Протопресвитер Александр Дернов регулярно первенствовал за митрополичьими богослужениями. Что же касается почтенного и усердного старца-протоиерея Николая Соболева (род. 1854), то именно он летом 1922 года, в драматические дни «процесса Петроградских церковников», примет посвящение во епископа от вождей обновленческого раскола, чтобы занять кафедру арестованного и отданного под суд митрополита Вениамина. Возможно, что безропотная готовность о. Николая стать игрушкой в руках «революционеров в рясе» была заложена в нем за те 2 месяца, которые он провел в камере знаменитого Трубецкого бастиона Петропавловской крепости в самый разгар «красного террора», в сентябре – октябре 1918 года...940

Исчерпывающая оценка деятельности Петроградского святителя принадлежит епископу Ямбургскому Алексию (Симанскому): «Нужно сказать, что митрополит Вениамин держит в своих руках все нити управления, и от него, с одной стороны, исходит инициатива различных начинаний, с другой – сильная поддержка тех, кто трудится на том или ином поприще. Он все знает, что у него делается, а также кто и как делает свое дело, и он умеет показать и свое одобрение, и свое неудовольствие. Он прекрасно учел и понял, в чем заключается при настоящих условиях и в таком городе, как Петроград, сила архипастыря – в возможно частом и тесном общении с народом, и он и себя лично, и своих викариев направляет к тому, чтобы все более и более расширять круг своего молитвенного общения с верующим народом. И это ему удается в большой мере»941.

Подметил епископ Алексий еще одну характерную особенность церковной жизни Петрограда того времени: «А у нас здесь едва ли не за каждой службой рукоположения во диакона, их назначают сверх штата без числа»942. Вне всякого сомнения, святитель Вениамин «предвидел будущие трудности» и потому спешил привлечь в клир как можно больше преданных Церкви людей «разных чинов и званий»943.

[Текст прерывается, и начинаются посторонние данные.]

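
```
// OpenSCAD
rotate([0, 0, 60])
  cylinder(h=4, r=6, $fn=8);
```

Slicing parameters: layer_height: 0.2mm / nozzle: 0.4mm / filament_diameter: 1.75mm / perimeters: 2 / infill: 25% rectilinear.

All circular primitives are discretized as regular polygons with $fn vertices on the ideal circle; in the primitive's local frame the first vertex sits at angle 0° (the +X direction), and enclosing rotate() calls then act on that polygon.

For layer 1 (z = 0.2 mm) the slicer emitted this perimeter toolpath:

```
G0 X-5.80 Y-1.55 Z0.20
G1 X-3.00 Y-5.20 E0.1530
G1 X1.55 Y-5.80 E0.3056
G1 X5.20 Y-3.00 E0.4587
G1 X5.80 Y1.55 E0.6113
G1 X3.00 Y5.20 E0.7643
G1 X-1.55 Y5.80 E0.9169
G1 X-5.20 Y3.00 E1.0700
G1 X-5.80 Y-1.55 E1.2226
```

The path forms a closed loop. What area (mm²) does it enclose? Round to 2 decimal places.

101.94 mm²

Apply the shoelace formula to the sequence of (X, Y) vertices; enclosed area = 101.94 mm².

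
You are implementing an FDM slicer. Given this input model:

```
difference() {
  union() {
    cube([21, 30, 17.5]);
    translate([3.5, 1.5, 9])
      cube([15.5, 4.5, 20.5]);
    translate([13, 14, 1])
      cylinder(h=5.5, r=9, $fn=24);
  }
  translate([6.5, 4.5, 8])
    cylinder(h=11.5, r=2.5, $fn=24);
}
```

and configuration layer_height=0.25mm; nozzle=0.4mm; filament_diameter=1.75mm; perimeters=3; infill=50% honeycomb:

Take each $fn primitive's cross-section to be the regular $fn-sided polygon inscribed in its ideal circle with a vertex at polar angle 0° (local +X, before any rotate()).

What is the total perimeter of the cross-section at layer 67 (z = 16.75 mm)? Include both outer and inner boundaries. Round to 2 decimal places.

117.66 mm

At z = 16.75 mm: the cube (footprint 21×30) is included at this height (perimeter 102.00 mm); the cube at (3.5, 1.5) is present — its section is the full 15.5×4.5 rectangle (perimeter 40.00 mm); the cylinder at (13, 14) does not reach this height (z outside [1, 6.5]); Merging all regions: the 15.5×4.5 cube at (3.5, 1.5) lies entirely inside the 21×30 cube, so the union is just the 21×30 cube — boundary = 102.00 mm; the cylinder at (6.5, 4.5): section is a regular 24-gon, circumradius r=2.5 (perimeter = 2·24·2.500·sin(180°/24) = 15.66 mm); Subtracting the remaining from the first: starting from that combined region, the r=2.5 cylinder at (6.5, 4.5) lies wholly inside it (removes its full 19.41 mm² and its 15.66 mm outline becomes a hole wall) — boundary (outer + 1 inner loop) = 117.66 mm. Overall, the cross-section is one region with 1 hole. Total boundary length (outer + inner) = 117.66 mm.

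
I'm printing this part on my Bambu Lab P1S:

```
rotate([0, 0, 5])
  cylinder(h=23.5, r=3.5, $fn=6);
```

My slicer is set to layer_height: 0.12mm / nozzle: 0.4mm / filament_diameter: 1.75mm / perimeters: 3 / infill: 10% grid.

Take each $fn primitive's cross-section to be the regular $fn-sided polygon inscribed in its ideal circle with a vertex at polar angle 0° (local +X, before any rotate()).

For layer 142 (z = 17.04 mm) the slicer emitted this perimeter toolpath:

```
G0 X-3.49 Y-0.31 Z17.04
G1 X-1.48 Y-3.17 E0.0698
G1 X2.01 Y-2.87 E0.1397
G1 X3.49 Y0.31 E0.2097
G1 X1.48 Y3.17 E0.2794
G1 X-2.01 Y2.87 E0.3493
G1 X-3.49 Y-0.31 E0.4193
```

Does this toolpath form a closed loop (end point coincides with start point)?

yes

Start point (G0): (-3.49, -0.31). End point (last G1): the path returns to the start — closed.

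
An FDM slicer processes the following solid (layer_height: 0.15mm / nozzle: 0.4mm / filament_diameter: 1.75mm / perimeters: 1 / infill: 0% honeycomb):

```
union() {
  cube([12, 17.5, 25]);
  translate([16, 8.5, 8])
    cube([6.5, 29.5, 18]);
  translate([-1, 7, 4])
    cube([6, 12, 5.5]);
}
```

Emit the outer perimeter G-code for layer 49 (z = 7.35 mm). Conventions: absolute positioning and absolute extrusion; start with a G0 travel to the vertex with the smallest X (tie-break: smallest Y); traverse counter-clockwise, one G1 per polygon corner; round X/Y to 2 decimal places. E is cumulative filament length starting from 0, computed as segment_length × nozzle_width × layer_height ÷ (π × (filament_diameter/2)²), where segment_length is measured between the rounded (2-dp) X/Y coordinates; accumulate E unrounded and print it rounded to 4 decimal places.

G0 X-1.00 Y7.00 Z7.35
G1 X0.00 Y7.00 E0.0249
G1 X0.00 Y0.00 E0.1996
G1 X12.00 Y0.00 E0.4989
G1 X12.00 Y17.50 E0.9354
G1 X5.00 Y17.50 E1.1101
G1 X5.00 Y19.00 E1.1475
G1 X-1.00 Y19.00 E1.2971
G1 X-1.00 Y7.00 E1.5965

At z = 7.35 mm: the cube is present — its section is the full 12×17.5 rectangle; the cube at (16, 8.5) is absent (z outside [8, 26]); the cube at (-1, 7) is present — its section is the full 6×12 rectangle; Taking the union: the regions partially overlap (shared area 52.50 mm²), so overlapping operands fuse into one piece — 1 connected region. The outline is a single polygon with 8 vertices. Extrusion per mm of travel: 0.4 × 0.15 / (π × 0.875²) = 0.024945. Accumulating E over each segment gives final E = 1.5965.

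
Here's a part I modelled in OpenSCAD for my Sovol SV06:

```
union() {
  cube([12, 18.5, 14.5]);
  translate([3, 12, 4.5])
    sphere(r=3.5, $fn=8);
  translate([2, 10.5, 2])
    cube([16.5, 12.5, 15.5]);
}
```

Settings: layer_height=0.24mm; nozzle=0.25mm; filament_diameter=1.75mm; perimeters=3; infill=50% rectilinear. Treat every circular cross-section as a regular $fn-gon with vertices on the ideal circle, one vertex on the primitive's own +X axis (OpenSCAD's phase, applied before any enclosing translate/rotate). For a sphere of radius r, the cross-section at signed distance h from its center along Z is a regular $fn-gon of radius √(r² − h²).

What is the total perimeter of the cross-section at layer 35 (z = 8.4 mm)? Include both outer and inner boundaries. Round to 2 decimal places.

At z = 8.4 mm: the cube is present — its section is the full 12×18.5 rectangle (perimeter 61.00 mm); the sphere at (3, 12) is not intersected at this z (|z−center|=3.900 > r=3.5); the 16.5×12.5 cube at (2, 10.5) contributes its full rectangle (perimeter 58.00 mm); Taking the union: the regions partially overlap (shared area 80.00 mm²), so the edge portions inside another operand are dropped and the merged outline is re-measured after clipping — boundary = 83.00 mm. Overall, the cross-section is a single solid region. Total boundary length (outer) = 83.00 mm.

83.00 mm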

Однако имелись примеры и другого рода: с 1917 года в епархии заметно возросло число священнослужителей и монашествующих, желавших снять с себя сан или монашеские обеты. Как правило, никакие увещания не изменяли их решения, и митрополиту Вениамину не раз приходилось утверждать представления о сложении сана. Тем показательнее его реакция на прошение священника Константина Троицкого, который в последний момент признал свой поступок необдуманным. Епархиальный Совет уже вознес молитву за благоплодность его дальнейшего служения на ниве Христовой, но владыка смотрел глубже. Он нашел прекращение дела преждевременным: «1919. Мая 10 – 23. По ст. 4. Для испытания твердости решимости священ[ника] Конст[антина] Троицкого, который весьма настойчиво домогался сложения с него сана, назначается трехмесячный искус, с поручением его одному из уважаемых иереев, к которому он являлся бы для бесед не менее двух раз в месяц, и по представлении от духовного руководителя его письменного сообщения, подтверждающего непреложность его решимости, иметь о нем окончательное суждение: приводить постановление в исполнение или нет»944. В подобной рассудительности петроградского архипастыря отчетливо прослеживается влияние его отца, сельского священника Павла Казанского. Тщательно испытывая искренность желающих присоединиться к Церкви из раскола, о. Павел всегда заявлял, что «таких, которые сегодня православные, а завтра раскольницы, ему не нужно»945.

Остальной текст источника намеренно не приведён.